Women’s Rights National Historic Park

Seneca Falls, New York. Those word immediately bring to my mind the fight for women’s rights. Yesterday we visited there and my mind has been spinning ever since.

As seen above, the park is actually spread over several sites. We stopped only at the visitor center. Before I even finished looking at all the displays there my mind was on overload. So much to absorb even though I knew most of it before.

One of the things I did not know was that the original presentation of the women’s thoughts were written based on the Declaration of Independence with which we are more familiar with some changes in the wording. The women’s declaration states, ” We hold these truths to be self-evident, that all men and women are created equal.”

One of the displays quoted  the Bible as the basis for this thought. In Genesis 1 it is written, “God created man in his own image, in the image of God he created him; male and female he created them. God blessed them and said to them, “Be fruitful and increase in number; fill the earth and subdue it. Rule over the fish of the sea and the birds of the air and over every living creature that moves on the ground.” Note that this does not say God made woman subordinate to man.

This quote shows what happened after that.

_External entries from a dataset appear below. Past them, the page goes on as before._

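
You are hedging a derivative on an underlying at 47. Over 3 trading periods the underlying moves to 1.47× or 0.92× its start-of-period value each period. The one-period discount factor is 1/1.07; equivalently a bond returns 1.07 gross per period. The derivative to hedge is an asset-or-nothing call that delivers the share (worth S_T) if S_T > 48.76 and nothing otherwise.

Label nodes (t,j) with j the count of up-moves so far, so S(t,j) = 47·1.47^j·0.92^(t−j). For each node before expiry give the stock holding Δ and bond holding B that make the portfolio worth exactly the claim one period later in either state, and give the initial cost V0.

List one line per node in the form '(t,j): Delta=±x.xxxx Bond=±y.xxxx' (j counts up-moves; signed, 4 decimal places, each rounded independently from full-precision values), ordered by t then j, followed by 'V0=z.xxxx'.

(0,0): Delta=1.6541 Bond=-42.2337
(1,0): Delta=2.0460 Bond=-62.1363
(1,1): Delta=1.0000 Bond=0.0000
(2,0): Delta=2.6727 Bond=-91.4181
(2,1): Delta=1.0000 Bond=0.0000
(2,2): Delta=1.0000 Bond=0.0000
V0=35.5078

Risk-neutral probability p* = (R−d)/(u−d) = (1.07−0.92)/(1.47−0.92) = 0.2727.
Terminal payoffs: V(3,0)=0.0000, V(3,1)=58.4778, V(3,2)=93.4373, V(3,3)=149.2966
  t=2,j=0: stock 39.7808 → up 58.4778 (V=58.4778), down 36.5983 (V=0.0000). Price 14.9051; hedge Δ=2.6727, bond B=-91.4181.
  t=2,j=1: stock 63.5628 → up 93.4373 (V=93.4373), down 58.4778 (V=58.4778). Price 63.5628; hedge Δ=1.0000, bond B=0.0000.
  t=2,j=2: stock 101.5623 → up 149.2966 (V=149.2966), down 93.4373 (V=93.4373). Price 101.5623; hedge Δ=1.0000, bond B=0.0000.
  t=1,j=0: stock 43.2400 → up 63.5628 (V=63.5628), down 39.7808 (V=14.9051). Price 26.3321; hedge Δ=2.0460, bond B=-62.1363.
  t=1,j=1: stock 69.0900 → up 101.5623 (V=101.5623), down 63.5628 (V=63.5628). Price 69.0900; hedge Δ=1.0000, bond B=0.0000.
  t=0,j=0: stock 47.0000 → up 69.0900 (V=69.0900), down 43.2400 (V=26.3321). Price 35.5078; hedge Δ=1.6541, bond B=-42.2337.
Root portfolio cost Δ·47+B reproduces V0=35.5078.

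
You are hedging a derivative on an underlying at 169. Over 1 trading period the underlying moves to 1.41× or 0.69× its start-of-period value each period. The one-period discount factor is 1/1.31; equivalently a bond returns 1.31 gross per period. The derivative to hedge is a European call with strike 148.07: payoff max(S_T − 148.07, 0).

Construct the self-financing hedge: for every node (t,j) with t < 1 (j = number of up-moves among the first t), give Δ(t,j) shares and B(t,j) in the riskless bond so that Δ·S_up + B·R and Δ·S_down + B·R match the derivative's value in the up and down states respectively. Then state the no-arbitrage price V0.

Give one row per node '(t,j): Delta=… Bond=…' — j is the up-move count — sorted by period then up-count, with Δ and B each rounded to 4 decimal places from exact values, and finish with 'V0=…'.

(0,0): Delta=0.7415 Bond=-66.0006
V0=59.3049

The replicating-portfolio and risk-neutral prices coincide; use p* = (1.31−0.69)/(1.41−0.69) = 0.8611 for the latter.
At expiry t=1: V(1,0)=0.0000, V(1,1)=90.2200
Node (0,0) S=169.0000: V=(p*·90.2200+(1−p*)·0.0000)/1.31=59.3049; Δ=(90.2200−0.0000)/(238.2900−116.6100)=0.7415; B=V−Δ·S=-66.0006
Check: Δ(0,0)·S0 + B(0,0) = 59.3049 = V0.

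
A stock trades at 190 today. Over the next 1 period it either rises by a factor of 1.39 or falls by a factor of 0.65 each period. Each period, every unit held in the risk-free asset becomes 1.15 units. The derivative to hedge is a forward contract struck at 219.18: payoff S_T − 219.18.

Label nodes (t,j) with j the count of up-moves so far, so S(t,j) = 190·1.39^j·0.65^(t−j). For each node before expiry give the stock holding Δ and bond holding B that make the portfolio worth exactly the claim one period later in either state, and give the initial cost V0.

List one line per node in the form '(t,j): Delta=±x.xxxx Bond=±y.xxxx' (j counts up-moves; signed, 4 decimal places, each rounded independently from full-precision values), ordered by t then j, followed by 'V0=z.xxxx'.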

At the time of most of these displays the main question of the day was slavery. Were slaves people? Did they have rights? As is still typical today, women addressed themselves to these social questions.

The combination of slave’s rights and women’s rights were well represented in the person of Sojourner Truth.

Many people supported the concepts of women’s rights.

These people each did what they could, drawing on their own skills. When Elizabeth Cady Stanton could not travel she could still write speeches for others to make.

There are many side roads of the issues of women’s rights and many are still being decided all these years later.

I watched a man going quickly from one display to another with only a glance at each relating to women’s domestic issues. He stopped a little longer at the one relating to sports. So, I began thinking about women’s sports. When I was in high school we were taught women’s basketball rules. It was thought then, in the early 1960s mind you, that it was injurious to women’s health for them to run about getting hot and sweaty. So we were allowed to stand still while dribbling the basket ball but once we started to move we could only go two steps before were were required to either shoot a basket or pass the ball to another player.

Then I saw this:

And I was reminded again of my high school years when my school had a girl’s dress code that allowed us to wear slacks to school only on Friday and only if there was a football game right after school and we wore those slacks, not jeans, under our regular school clothes. Those clothes required a skirt hem that reached below our knees. If a girl’s hemline was in question she was required to kneel on the floor. If her skirt did not then touch the floor she could be sent home.

Women today are still fighting for their rights to be treated as equal to men, primarily now in the work place and in political office. How far do you think we have come in more than a century?

On the way home we saw this sight which reminded me we all still have hope.

TTYL,

Linda

2 thoughts on “Women’s Rights National Historic Park”

  1. I remember those basketball rules and how stupid I thought they were. We have come a long way.

  2. We were never allowed to wear pants to school .. not even on Friday. However, now look at even what the teachers wear!! I was offered a job once because I was the best qualified woman. I wanted to be the best qualified person so declined but they wanted a woman in the position for Affirmative Action quotas. I still don’t approve of quotas of any kind but they still have them only a little different. Time has certainly marched on.